Far more exciting is the use of robotics to allow minimally invasive kidney implantation. The key issue with using laparoscopic techniques to implant the kidney is the longer warm time due to the difficulty of performing the vascular anastomoses laparoscopically. Early reports of laparoscopic implantations from Spain in 2010 described a long and difficult operation, and many were unsure whether this could be done. But the group in Chicago have used the robot to implant around 50 kidney transplants, using a laparoscopic approach with a 6cm incision, and have concentrated on obese recipients who would otherwise have a large incision.

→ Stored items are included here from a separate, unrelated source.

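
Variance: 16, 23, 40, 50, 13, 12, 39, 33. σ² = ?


Mean = 28.2500
Squared deviations: 150.0625, 27.5625, 138.0625, 473.0625, 232.5625, 264.0625, 115.5625, 22.5625
Sum = 1423.5000
Variance = 1423.5000/8 = 177.9375

Variance = 177.9375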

Earlier this year, Pranjal Modi from Ahmedabad in India, reported having implanted over 100 kidney transplants laparoscopically, and two of these involved insertion of the organ transvaginally – in other words, the recipients were left with only two 10mm incisions, and one or two 5mm incisions.

There were still problems with this technique, most notably a long warm ischaemic time, but the writing on the wall is clear; minimally invasive renal transplantation has arrived. Refinements of the technique, and subsequent proof of benefit through suitably sized randomised trials will of course be essential, but there is little doubt that in a few years open surgery for transplantation will be uncommonly performed. Maybe in this case, the revolution will be televised.

 

Reference:

  1. Pietrabissa A, Abelli M, Spinillo A, Alessiani M, Zonta S et al. Am J Transplant 2010 Dec; 10(12): 2708-11. doi: 10.1111/j.1600-6143.2010.03305.x.